I'd agree on the warning on disabling swap. It's just not a good idea. I don't even know if the way you're doing it is even effective. Too many opportunities for things to go awry.
So, back to the OT (Original Topic)....
Since SL, I've had similar issues. I've participated in several threads both here and on the Apple support discussion boards, and either people are seeing the problem themselves, or (aggravating) telling me I don't actually have a problem... sigh.
It seems like - I have no confirmation of this - that SN is fairly aggressive memory usage. For example, if I simply play a DVD in DVD Player, my Inactive RAM usage will continue to climb as I watch the DVD. For some DVDs, they'll actually fit entirely into my RAM, and I can move forwards and backwards in the title without any DVD disc accesses at all.
Now, that's pretty cool for performance. If data is in RAM, bam, it's there to be accessed with no delay in going to disk. I have no issue with this.
What I do have an issue with is that if I exhaust my RAM, say by watching a DVD, then after I've quit DVD Player and I go launch another app, I get swapping. SL just seems to want to hang onto that cached data even if it's going to cause swapping. Now, I'd _ass_u_me_ that if I've got 2.5G of RAM Inactive, then dangit USE IT when I've a) quit the app already and b) am looking to open up another app.
But no, I'm into swapping right away. It's as if SL just has to hang onto that cached data in RAM, so it needs to page it out so it can page in my new stuff.
Nicely enough, in one of the threads about this, someone chimed in and suggested simply running Repair Disk Permissions, and it works. The drawback is that it can take 3-8 minutes to run. However, many times you'll see the inactive set to free within a minute or so after starting Repair Disk Permissions, which is nice.

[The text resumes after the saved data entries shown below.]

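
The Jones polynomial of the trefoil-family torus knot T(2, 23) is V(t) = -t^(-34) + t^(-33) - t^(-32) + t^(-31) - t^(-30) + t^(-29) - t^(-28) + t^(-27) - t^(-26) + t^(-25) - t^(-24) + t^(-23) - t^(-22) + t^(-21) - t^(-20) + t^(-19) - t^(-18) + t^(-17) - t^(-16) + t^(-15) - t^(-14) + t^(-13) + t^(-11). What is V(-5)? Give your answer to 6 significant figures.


Substituting t = -5 into V(t) = -t^(-34) + t^(-33) - t^(-32) + t^(-31) - t^(-30) + t^(-29) - t^(-28) + t^(-27) - t^(-26) + t^(-25) - t^(-24) + t^(-23) - t^(-22) + t^(-21) - t^(-20) + t^(-19) - t^(-18) + t^(-17) - t^(-16) + t^(-15) - t^(-14) + t^(-13) + t^(-11):
  (-)t^(-34) = -1.71799e-24
  (+)t^(-33) = -8.58993e-24
  (-)t^(-32) = -4.29497e-23
  (+)t^(-31) = -2.14748e-22
  (-)t^(-30) = -1.07374e-21
  (+)t^(-29) = -5.36871e-21
  (-)t^(-28) = -2.68435e-20
  (+)t^(-27) = -1.34218e-19
  (-)t^(-26) = -6.71089e-19
  (+)t^(-25) = -3.35544e-18
  (-)t^(-24) = -1.67772e-17
  (+)t^(-23) = -8.38861e-17
  (-)t^(-22) = -4.1943e-16
  (+)t^(-21) = -2.09715e-15
  (-)t^(-20) = -1.04858e-14
  (+)t^(-19) = -5.24288e-14
  (-)t^(-18) = -2.62144e-13
  (+)t^(-17) = -1.31072e-12
  (-)t^(-16) = -6.5536e-12
  (+)t^(-15) = -3.2768e-11
  (-)t^(-14) = -1.6384e-10
  (+)t^(-13) = -8.192e-10
  (+)t^(-11) = -2.048e-08
Sum = (-1.71799e-24) + (-8.58993e-24) + (-4.29497e-23) + (-2.14748e-22) + (-1.07374e-21) + (-5.36871e-21) + (-2.68435e-20) + (-1.34218e-19) + (-6.71089e-19) + (-3.35544e-18) + (-1.67772e-17) + (-8.38861e-17) + (-4.1943e-16) + (-2.09715e-15) + (-1.04858e-14) + (-5.24288e-14) + (-2.62144e-13) + (-1.31072e-12) + (-6.5536e-12) + (-3.2768e-11) + (-1.6384e-10) + (-8.192e-10) + (-2.048e-08)
= -2.1504e-08
Rounded to 6 significant figures: -2.1504e-08

-2.1504e-08


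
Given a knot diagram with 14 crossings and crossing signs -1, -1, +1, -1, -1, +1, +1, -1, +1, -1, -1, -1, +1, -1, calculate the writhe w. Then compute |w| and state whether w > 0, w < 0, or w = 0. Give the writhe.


Step 1: Count positive crossings (+1).
Positive crossings: 5
Step 2: Count negative crossings (-1).
Negative crossings: 9
Step 3: Writhe = (positive) - (negative)
w = 5 - 9 = -4
Step 4: |w| = 4, and w is negative

-4


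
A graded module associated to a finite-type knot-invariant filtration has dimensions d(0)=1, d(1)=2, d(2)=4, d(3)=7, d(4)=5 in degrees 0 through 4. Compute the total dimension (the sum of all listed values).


Total dimension = d(0) + d(1) + ... + d(4)
= 1 + 2 + 4 + 7 + 5
= 19

19


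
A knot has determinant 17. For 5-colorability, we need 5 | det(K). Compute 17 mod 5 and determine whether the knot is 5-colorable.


Step 1: A knot is p-colorable if and only if p divides its determinant.
Step 2: Compute 17 mod 5.
17 = 3 * 5 + 2
Step 3: 17 mod 5 = 2
Step 4: The knot is 5-colorable: no

2


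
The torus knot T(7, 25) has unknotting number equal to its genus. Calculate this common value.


For a torus knot T(p,q), both the unknotting number and genus equal (p-1)(q-1)/2.
= (7-1)(25-1)/2
= 6*24/2
= 144/2 = 72

72


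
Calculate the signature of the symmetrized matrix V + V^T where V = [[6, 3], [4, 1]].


Step 1: V + V^T = [[12, 7], [7, 2]]
Step 2: trace = 14, det = -25
Step 3: Discriminant = 14^2 - 4*(-25) = 296
Step 4: Eigenvalues: 15.6023, -1.60233
Step 5: Signature = (# positive eigenvalues) - (# negative eigenvalues) = 0

0


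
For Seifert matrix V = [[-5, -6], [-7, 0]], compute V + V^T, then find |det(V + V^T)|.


Step 1: Form V + V^T where V = [[-5, -6], [-7, 0]]
  V^T = [[-5, -7], [-6, 0]]
  V + V^T = [[-10, -13], [-13, 0]]
Step 2: det(V + V^T) = (-10)*0 - (-13)*(-13)
  = 0 - 169 = -169
Step 3: Knot determinant = |det(V + V^T)| = |-169| = 169

169


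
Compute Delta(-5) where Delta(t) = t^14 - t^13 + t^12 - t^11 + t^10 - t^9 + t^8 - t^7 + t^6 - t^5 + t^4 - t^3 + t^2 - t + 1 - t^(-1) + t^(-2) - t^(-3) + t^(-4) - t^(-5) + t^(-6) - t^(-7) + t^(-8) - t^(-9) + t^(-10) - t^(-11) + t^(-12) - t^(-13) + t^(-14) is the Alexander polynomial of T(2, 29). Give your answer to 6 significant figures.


Substituting t = -5 into Delta(t) = t^14 - t^13 + t^12 - t^11 + t^10 - t^9 + t^8 - t^7 + t^6 - t^5 + t^4 - t^3 + t^2 - t + 1 - t^(-1) + t^(-2) - t^(-3) + t^(-4) - t^(-5) + t^(-6) - t^(-7) + t^(-8) - t^(-9) + t^(-10) - t^(-11) + t^(-12) - t^(-13) + t^(-14):
Term values: (6103515625) + (1220703125) + (244140625) + (48828125) + (9765625) + (1953125) + (390625) + (78125) + (15625) + (3125) + (625) + (125) + (25) + (5) + (1) + (0.2) + (0.04) + (0.008) + (0.0016) + (0.00032) + (6.4e-05) + (1.28e-05) + (2.56e-06) + (5.12e-07) + (1.024e-07) + (2.048e-08) + (4.096e-09) + (8.192e-10) + (1.6384e-10)
Sum = 7629394531
Rounded to 6 significant figures: 7.62939e+09

7.62939e+09


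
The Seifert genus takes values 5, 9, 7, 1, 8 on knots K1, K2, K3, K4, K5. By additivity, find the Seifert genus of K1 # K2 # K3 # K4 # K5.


The Seifert genus is additive under connected sum.
Seifert genus(K1 # K2 # K3 # K4 # K5) = (5) + (9) + (7) + (1) + (8)
= 30

30


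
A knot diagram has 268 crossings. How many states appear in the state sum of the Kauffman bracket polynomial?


Each crossing contributes 2 choices (A-smoothing or B-smoothing).
Total states = 2^268 = 474284397516047136454946754595585670566993857190463750305618264096412179005177856

474284397516047136454946754595585670566993857190463750305618264096412179005177856


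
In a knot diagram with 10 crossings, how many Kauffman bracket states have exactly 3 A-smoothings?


We choose which 3 of 10 crossings get A-smoothings.
C(10, 3) = 10! / (3! * 7!)
= 120

120


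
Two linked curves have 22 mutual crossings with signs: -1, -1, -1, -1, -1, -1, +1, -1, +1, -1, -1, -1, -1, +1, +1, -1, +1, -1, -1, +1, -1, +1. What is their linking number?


Step 1: Count positive crossings: 7
Step 2: Count negative crossings: 15
Step 3: Sum of signs = 7 - 15 = -8
Step 4: Linking number = sum/2 = -8/2 = -4

-4


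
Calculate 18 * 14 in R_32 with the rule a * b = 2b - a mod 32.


18 * 14 = 2*14 - 18 mod 32
= 28 - 18 mod 32
= 10 mod 32 = 10

10


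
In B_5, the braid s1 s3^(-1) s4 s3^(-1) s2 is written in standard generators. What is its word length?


The word length counts the number of generators (including inverses).
Listing each generator: s1, s3^(-1), s4, s3^(-1), s2
There are 5 generators in this braid word.

5


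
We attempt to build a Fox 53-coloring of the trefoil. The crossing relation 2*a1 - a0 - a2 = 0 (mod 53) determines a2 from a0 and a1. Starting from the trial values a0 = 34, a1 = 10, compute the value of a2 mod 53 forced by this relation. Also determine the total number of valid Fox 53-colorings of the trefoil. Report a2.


Step 1: Apply the given crossing relation 2*a1 - a0 - a2 = 0 (mod 53).
  a2 = 2*a1 - a0 mod 53
  a2 = 2*10 - 34 mod 53
  a2 = 20 - 34 mod 53
  a2 = -14 mod 53 = 39
Step 2: The trefoil has determinant 3.
  Number of Fox p-colorings (p prime) is p^2 if p = 3, else p.
  Since 53 does not divide 3, only trivial (constant) colorings exist.
  (So the trial a0 = 34, a1 = 10 with a0 != a1 does NOT extend to a valid coloring of the whole trefoil: the other two crossing relations require 3*(a1 - a0) = 0 (mod 53), which fails.)
  Total colorings = 53
Step 3: a2 = 39, total Fox 53-colorings = 53

39


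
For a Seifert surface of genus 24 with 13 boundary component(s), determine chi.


chi = 2 - 2g - b
= 2 - 2*24 - 13
= 2 - 48 - 13 = -59

-59


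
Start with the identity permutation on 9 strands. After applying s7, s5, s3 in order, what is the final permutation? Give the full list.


Starting with identity [1, 2, 3, 4, 5, 6, 7, 8, 9].
Apply generators in sequence:
  After s7: [1, 2, 3, 4, 5, 6, 8, 7, 9]
  After s5: [1, 2, 3, 4, 6, 5, 8, 7, 9]
  After s3: [1, 2, 4, 3, 6, 5, 8, 7, 9]
Final permutation: [1, 2, 4, 3, 6, 5, 8, 7, 9]

[1, 2, 4, 3, 6, 5, 8, 7, 9]


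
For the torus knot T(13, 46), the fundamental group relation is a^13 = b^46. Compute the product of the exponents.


The relation is a^13 = b^46.
Product of exponents = 13 * 46
= 598

598


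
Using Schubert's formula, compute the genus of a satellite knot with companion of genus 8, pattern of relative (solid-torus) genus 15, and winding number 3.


Schubert: g(satellite) = g_rel(pattern) + |winding| * g(companion),
where g_rel(pattern) is the genus of the pattern relative to the solid torus.
= 15 + 3 * 8
= 15 + 24 = 39

39


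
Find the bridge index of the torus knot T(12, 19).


The bridge number of T(p,q) is min(p,q).
min(12, 19) = 12

12


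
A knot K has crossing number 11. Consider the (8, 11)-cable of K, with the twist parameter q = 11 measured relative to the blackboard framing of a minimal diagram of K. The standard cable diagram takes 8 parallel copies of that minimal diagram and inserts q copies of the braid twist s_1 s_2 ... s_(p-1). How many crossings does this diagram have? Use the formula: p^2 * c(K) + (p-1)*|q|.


Step 1: Each of the c(K) crossings of the companion diagram becomes p*p = p^2 crossings among the p parallel strands, and each of the |q| twists s_1 s_2 ... s_(p-1) adds (p-1) crossings.
  Crossings = p^2 * c(K) + (p-1)*|q|
Step 2: = 8^2 * 11 + (8-1)*11
Step 3: = 64*11 + 7*11
Step 4: = 704 + 77 = 781

781


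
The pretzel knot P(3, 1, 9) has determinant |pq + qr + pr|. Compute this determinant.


Step 1: Compute pq + qr + pr.
pq = 3*1 = 3
qr = 1*9 = 9
pr = 3*9 = 27
pq + qr + pr = 3 + 9 + 27 = 39
Step 2: Take absolute value.
det(P(3,1,9)) = |39| = 39

39


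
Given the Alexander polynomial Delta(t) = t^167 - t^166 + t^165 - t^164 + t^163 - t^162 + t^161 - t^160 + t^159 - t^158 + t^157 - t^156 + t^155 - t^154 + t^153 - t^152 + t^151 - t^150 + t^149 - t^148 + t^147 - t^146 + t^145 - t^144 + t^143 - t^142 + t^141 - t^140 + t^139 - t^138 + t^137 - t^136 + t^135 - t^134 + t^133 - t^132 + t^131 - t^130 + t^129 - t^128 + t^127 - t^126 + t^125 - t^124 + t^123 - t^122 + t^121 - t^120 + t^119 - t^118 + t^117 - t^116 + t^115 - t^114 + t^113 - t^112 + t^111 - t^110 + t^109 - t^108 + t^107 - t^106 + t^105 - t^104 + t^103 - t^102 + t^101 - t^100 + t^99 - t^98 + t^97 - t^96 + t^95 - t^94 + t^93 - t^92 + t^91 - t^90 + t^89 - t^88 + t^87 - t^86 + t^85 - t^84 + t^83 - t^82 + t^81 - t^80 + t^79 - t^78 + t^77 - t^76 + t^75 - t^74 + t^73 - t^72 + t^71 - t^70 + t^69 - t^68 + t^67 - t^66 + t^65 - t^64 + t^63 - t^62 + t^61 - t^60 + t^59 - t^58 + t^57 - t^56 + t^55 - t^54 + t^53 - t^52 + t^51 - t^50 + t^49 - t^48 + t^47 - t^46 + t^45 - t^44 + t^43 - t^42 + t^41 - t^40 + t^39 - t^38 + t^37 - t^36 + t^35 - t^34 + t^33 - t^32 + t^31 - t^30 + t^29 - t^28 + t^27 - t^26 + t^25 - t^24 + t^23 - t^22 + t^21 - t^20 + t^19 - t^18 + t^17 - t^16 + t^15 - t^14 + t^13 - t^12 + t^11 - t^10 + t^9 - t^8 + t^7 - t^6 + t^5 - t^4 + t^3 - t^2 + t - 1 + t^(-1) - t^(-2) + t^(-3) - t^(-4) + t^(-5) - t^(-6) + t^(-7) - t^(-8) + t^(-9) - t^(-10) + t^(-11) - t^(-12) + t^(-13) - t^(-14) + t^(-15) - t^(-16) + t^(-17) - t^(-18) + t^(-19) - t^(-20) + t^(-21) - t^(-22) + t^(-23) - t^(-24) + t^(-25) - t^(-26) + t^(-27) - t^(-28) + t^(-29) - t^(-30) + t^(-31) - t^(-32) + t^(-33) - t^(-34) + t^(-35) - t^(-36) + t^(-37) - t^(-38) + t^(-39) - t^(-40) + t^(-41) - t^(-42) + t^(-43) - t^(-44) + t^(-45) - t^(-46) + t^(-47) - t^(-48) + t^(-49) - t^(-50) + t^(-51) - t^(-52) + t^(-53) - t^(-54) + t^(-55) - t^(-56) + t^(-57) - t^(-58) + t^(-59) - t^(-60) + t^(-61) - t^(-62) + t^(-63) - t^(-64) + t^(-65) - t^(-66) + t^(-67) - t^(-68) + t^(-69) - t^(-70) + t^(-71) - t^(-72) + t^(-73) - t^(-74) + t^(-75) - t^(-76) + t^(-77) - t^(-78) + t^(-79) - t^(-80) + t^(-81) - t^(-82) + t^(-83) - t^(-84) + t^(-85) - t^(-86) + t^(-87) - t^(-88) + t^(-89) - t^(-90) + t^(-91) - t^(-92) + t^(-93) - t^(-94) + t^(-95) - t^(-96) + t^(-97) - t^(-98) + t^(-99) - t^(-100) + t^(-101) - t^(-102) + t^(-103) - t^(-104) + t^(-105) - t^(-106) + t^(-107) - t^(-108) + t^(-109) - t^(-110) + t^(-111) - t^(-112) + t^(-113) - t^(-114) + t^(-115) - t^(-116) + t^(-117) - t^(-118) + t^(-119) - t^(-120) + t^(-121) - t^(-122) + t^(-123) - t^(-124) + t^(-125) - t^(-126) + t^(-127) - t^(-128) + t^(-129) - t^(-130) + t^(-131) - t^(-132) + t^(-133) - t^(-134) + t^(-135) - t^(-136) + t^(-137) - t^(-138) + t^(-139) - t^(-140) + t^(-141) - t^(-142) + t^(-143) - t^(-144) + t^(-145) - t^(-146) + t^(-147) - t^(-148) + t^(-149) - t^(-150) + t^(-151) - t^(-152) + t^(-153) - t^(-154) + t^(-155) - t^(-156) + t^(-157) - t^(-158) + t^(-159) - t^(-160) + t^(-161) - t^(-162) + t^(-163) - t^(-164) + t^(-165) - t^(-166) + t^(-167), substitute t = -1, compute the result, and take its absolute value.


Step 1: The polynomial has 335 terms with alternating signs, exponents from 167 down to -167.
Step 2: Substitute t = -1. The i-th term has coefficient (-1)^i and exponent (m-i),
  so its value is (-1)^i * (-1)^(m-i) = (-1)^m = -1 for every i.
Step 3: All 335 terms equal -1, so Delta(-1) = 335 * (-1) = -335
Step 4: |Delta(-1)| = 335

335


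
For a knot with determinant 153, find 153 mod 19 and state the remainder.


Step 1: A knot is p-colorable if and only if p divides its determinant.
Step 2: Compute 153 mod 19.
153 = 8 * 19 + 1
Step 3: 153 mod 19 = 1
Step 4: The knot is 19-colorable: no

1


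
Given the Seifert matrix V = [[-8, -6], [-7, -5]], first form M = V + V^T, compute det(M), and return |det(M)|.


Step 1: Form V + V^T where V = [[-8, -6], [-7, -5]]
  V^T = [[-8, -7], [-6, -5]]
  V + V^T = [[-16, -13], [-13, -10]]
Step 2: det(V + V^T) = (-16)*(-10) - (-13)*(-13)
  = 160 - 169 = -9
Step 3: Knot determinant = |det(V + V^T)| = |-9| = 9

9


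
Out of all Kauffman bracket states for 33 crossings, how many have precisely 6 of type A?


We choose which 6 of 33 crossings get A-smoothings.
C(33, 6) = 33! / (6! * 27!)
= 1107568

1107568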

I also found out that running du -sx on the / filesystem will also do the trick when run as root. This is also nice, as I set up a script on my server to run that command every 60 minutes. Oh yeah, that's right, even on a server that just sits there and serves files I get swapping.
Oh well. I had some hopes that 10.6.3 would fix this, but I think this may just be how Apple wants it to work. It sure as hell gives you good performance in many situations, but it's not foolproof by a long shot.